In the first reading, from the second Book of Chronicles, we are reminded that, even when he punishes his people for their infidelity, God cannot but be faithful. He uses even those who are pagans to lead his people back to the Promised Land.

The second reading is from the Letter to the Ephesians. By his grace, God had saved his people from exile. By God’s grace again, his Son, Jesus, saves us from the death of sin. In God’s plan, everything is a free gift of grace.

In the Gospel, from St. John, we are reminded that Jesus had to die on the cross to save us and give us the opportunity of eternal life. Christ came not to condemn us but to save us.

 

Monday 16th March:   

For people who believe, the golden age lies in the future, not in the past, says the Prophet Isaiah. For the believer there is a new world to be built as a sign of the new heaven. The building up of this new world begins seriously in Christ. His word renews people. Faith in him brings life and healing, something to live for.

 

Tuesday 17th March:    Feast of St. Patrick.
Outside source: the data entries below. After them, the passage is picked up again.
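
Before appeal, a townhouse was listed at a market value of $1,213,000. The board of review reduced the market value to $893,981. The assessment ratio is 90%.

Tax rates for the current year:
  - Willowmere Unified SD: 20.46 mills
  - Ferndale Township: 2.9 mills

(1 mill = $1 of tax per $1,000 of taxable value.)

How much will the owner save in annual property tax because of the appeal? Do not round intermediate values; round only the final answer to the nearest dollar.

$6,707

Old assessed value = $1,213,000 × 0.9 = $1,091,700
New assessed value = $893,981 × 0.9 = $804,582.9
Combined rate = 0.02046 + 0.0029 = 0.02336
Old tax = $1,091,700 × 0.02336 = $25,502.112
New tax = $804,582.9 × 0.02336 = $18,795.056544
Reduction = $25,502.112 − $18,795.056544 = $6,707.055456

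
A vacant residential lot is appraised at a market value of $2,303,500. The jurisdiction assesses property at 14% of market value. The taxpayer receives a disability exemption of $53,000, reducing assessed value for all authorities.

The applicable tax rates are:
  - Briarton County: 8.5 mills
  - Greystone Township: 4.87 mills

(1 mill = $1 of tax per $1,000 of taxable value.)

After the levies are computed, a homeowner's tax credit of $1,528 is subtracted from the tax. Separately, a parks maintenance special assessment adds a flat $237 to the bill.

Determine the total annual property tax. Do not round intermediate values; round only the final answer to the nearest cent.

Assessed value = $2,303,500 × 0.14 = $322,490
Taxable value = $322,490 − $53,000 = $269,490
Briarton County: $269,490 × 0.0085 = $2,290.665
Greystone Township: $269,490 × 0.00487 = $1,312.4163
Levies subtotal = $3,603.0813
After credit = $3,603.0813 − $1,528 = $2,075.0813
Total = $2,075.0813 + $237 = $2,312.0813

$2,312.08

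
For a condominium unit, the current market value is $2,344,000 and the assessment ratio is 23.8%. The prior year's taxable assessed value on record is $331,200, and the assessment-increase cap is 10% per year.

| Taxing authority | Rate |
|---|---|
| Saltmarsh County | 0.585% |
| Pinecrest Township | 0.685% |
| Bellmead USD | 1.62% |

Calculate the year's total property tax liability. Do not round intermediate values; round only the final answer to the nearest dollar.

Uncapped assessed value = $2,344,000 × 0.238 = $557,872
Cap limit = $331,200 × 1.1 = $364,320
Taxable assessed value = min($557,872, $364,320) = $364,320 (cap binds)
Saltmarsh County: $364,320 × 0.00585 = $2,131.272
Pinecrest Township: $364,320 × 0.00685 = $2,495.592
Bellmead USD: $364,320 × 0.0162 = $5,901.984
Total = $10,528.848

$10,529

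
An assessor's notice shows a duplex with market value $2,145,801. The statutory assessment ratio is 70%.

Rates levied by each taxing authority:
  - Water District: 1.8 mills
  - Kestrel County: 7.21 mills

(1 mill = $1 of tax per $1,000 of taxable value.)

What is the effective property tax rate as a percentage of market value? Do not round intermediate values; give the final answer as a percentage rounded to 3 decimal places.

Assessed value = $2,145,801 × 0.7 = $1,502,060.7
Water District: $1,502,060.7 × 0.0018 = $2,703.70926
Kestrel County: $1,502,060.7 × 0.00721 = $10,829.857647
Total tax = $13,533.566907
Effective rate = $13,533.566907 ÷ $2,145,801 = 0.631% of market value

0.631%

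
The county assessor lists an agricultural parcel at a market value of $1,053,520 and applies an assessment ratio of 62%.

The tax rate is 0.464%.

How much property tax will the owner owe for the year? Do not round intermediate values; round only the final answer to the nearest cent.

Assessed value = $1,053,520 × 0.62 = $653,182.4
Tax = $653,182.4 × 0.00464 = $3,030.766336

$3,030.77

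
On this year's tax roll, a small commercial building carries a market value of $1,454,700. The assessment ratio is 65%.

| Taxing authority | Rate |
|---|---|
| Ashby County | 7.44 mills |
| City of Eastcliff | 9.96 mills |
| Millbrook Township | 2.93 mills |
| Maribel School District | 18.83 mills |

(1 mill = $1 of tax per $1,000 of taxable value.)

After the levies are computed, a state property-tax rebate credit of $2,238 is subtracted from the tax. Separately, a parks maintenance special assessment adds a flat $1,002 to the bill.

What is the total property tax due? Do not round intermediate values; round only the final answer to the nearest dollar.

Assessed value = $1,454,700 × 0.65 = $945,555
Ashby County: $945,555 × 0.00744 = $7,034.9292
City of Eastcliff: $945,555 × 0.00996 = $9,417.7278
Millbrook Township: $945,555 × 0.00293 = $2,770.47615
Maribel School District: $945,555 × 0.01883 = $17,804.80065
Levies subtotal = $37,027.9338
After credit = $37,027.9338 − $2,238 = $34,789.9338
Total = $34,789.9338 + $1,002 = $35,791.9338

$35,792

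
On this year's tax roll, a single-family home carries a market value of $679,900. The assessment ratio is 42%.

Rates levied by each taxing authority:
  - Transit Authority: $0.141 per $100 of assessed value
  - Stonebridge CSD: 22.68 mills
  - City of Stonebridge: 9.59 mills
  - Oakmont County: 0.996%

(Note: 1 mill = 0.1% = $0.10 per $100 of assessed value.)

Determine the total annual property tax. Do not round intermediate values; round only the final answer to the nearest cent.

$12,461.75

Assessed value = $679,900 × 0.42 = $285,558
Transit Authority: $285,558 × 0.00141 = $402.63678
Stonebridge CSD: $285,558 × 0.02268 = $6,476.45544
City of Stonebridge: $285,558 × 0.00959 = $2,738.50122
Oakmont County: $285,558 × 0.00996 = $2,844.15768
Total = $12,461.75112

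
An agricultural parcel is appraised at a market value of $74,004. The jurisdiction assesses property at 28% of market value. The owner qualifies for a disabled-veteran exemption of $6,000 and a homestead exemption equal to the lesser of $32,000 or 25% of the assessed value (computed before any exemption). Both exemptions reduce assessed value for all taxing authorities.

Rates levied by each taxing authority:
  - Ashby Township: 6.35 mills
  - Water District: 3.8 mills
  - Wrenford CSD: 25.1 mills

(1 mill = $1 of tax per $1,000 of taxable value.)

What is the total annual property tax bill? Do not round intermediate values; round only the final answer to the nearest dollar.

$336

Assessed value = $74,004 × 0.28 = $20,721.12
Homestead exemption = min($32,000, 25% × $20,721.12) = min($32,000, $5,180.28) = $5,180.28 (percentage binds)
Taxable value = $20,721.12 − $6,000 − $5,180.28 = $9,540.84
Ashby Township: $9,540.84 × 0.00635 = $60.584334
Water District: $9,540.84 × 0.0038 = $36.255192
Wrenford CSD: $9,540.84 × 0.0251 = $239.475084
Total = $336.31461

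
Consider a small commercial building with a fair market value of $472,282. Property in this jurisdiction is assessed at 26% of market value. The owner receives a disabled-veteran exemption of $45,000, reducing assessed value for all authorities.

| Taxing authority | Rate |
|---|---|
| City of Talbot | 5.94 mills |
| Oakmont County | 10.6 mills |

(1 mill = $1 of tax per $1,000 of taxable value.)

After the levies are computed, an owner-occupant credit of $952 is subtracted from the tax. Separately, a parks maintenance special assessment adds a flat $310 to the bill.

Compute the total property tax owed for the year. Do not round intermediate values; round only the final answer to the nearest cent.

Assessed value = $472,282 × 0.26 = $122,793.32
Taxable value = $122,793.32 − $45,000 = $77,793.32
City of Talbot: $77,793.32 × 0.00594 = $462.0923208
Oakmont County: $77,793.32 × 0.0106 = $824.609192
Levies subtotal = $1,286.7015128
After credit = $1,286.7015128 − $952 = $334.7015128
Total = $334.7015128 + $310 = $644.7015128

$644.70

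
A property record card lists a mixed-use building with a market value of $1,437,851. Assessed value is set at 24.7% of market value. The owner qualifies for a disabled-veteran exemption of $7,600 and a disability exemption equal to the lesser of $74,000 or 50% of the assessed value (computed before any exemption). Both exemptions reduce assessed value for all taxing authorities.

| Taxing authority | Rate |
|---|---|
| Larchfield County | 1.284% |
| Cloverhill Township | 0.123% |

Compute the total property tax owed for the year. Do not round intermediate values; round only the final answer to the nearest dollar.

$3,849

Assessed value = $1,437,851 × 0.247 = $355,149.197
Disability exemption = min($74,000, 50% × $355,149.197) = min($74,000, $177,574.5985) = $74,000 (dollar cap binds)
Taxable value = $355,149.197 − $7,600 − $74,000 = $273,549.197
Larchfield County: $273,549.197 × 0.01284 = $3,512.37168948
Cloverhill Township: $273,549.197 × 0.00123 = $336.46551231
Total = $3,848.83720179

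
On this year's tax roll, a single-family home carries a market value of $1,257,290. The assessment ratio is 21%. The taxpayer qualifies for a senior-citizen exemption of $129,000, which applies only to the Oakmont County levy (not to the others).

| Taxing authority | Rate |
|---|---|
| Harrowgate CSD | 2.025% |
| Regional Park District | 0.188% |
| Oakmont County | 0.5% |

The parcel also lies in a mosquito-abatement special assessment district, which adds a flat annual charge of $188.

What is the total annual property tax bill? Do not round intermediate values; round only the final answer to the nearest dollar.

Assessed value = $1,257,290 × 0.21 = $264,030.9
Harrowgate CSD: $264,030.9 × 0.02025 = $5,346.625725
Regional Park District: $264,030.9 × 0.00188 = $496.378092
Oakmont County: ($264,030.9 − $129,000) × 0.005 = $135,030.9 × 0.005 = $675.1545
Levies subtotal = $6,518.158317
Total = $6,518.158317 + $188 = $6,706.158317

$6,706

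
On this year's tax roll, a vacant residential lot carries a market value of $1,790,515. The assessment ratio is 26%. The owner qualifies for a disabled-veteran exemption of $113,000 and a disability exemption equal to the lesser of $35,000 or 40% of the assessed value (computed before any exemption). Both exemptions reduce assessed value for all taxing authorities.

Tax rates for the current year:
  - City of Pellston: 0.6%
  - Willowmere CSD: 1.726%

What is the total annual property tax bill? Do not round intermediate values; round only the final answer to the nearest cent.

$7,385.84

Assessed value = $1,790,515 × 0.26 = $465,533.9
Disability exemption = min($35,000, 40% × $465,533.9) = min($35,000, $186,213.56) = $35,000 (dollar cap binds)
Taxable value = $465,533.9 − $113,000 − $35,000 = $317,533.9
City of Pellston: $317,533.9 × 0.006 = $1,905.2034
Willowmere CSD: $317,533.9 × 0.01726 = $5,480.635114
Total = $7,385.838514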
The Apostle of Ireland, as he is sometimes called, was born in Britain (either Wales or Scotland) around the year 385. At the age of sixteen, he was captured by pirates and sold into slavery in Ireland where he was assigned as a shepherd to care for the flock. He became a catholic and later escaped to spend some time in France as a disciple of St. Germain of Auxerre. He was ordained a priest, then a Bishop and sent back to Ireland arriving there in 432. He preached and brought many of the tribal chiefs to Catholicism and was successful in adapting the Gospel to Irish culture. He convoked a Synod and handed over government of the church to other Bishops It is believed he died on this date in 461 and was buried in Stanford Lough where he had built his first church. Although venerated in Ireland from an early date it was only in 1632 he was listed in the Roman calendar.

 

Wednesday 18th March:        Wednesday in the fourth week of Lent

          When Jesus is questioned and attacked for curing a paralyzed man on the Sabbath, he uses the opportunity to remind the people that the work of redemption on which he is embarked with the Father, is ongoing, even on the Sabbath. He is the sign of God’s love for his people and wants us to live in that love. With Jesus, we have to seek the Father’s will for own lives.

 

Thursday 19th March: Solemnity of St. Joseph.      

The feast of St. Joseph did not become widespread until the fourteenth or fifteenth century, the first Mass in his honour being celebrated in Rome in 1505. The genealogy of St. Joseph is found in St. Matthew’s Gospel and in St. Luke’s. We also know form the Gospels that he was a carpenter and that it was very likely that Jesus learned the trade from him. Joseph and Mary were poor, as evidenced by the fact that, at Mary’s purification in the Temple, they offered a pair of turtledoves. The tribute paid to him in Scripture is that he was a just man. On several crucial occasions, such as Our Lady’s pregnancy, the flight into Egypt, the return to Palestine, Joseph was instructed by an angel. Pope Pius IX proclaimed St. Joseph patron of the universal Church.

 

Friday 20th March:       Friday in the fourth week of Lent.

          People who claim to know God a bit and to live consistently as his sons and daughters are seen as bothersome or eccentric to unbelievers as well as to those who take their religion as a set of duties or religious rites to be observed. Their way of life disturbs and challenges the established and comfortable ways of society. The unbeliever wants to test the faith of such people. The person who voices his concerns about this in the Book of Wisdom is one such person. Jesus was another. Where do we fit in?

 

Saturday 21st March:   Saturday in the fourth week of Lent.

It is hard for someone who as Jeremiah says ‘ has been seduced by God’ to feel rejected by the very community to which they have dedicated their life and work. Such a person is seen as a source of division. This is how some saw Jesus. Are we prepared to pay the cost of discipleship to follow him even if that cost involves ridicule, contradiction even suffering.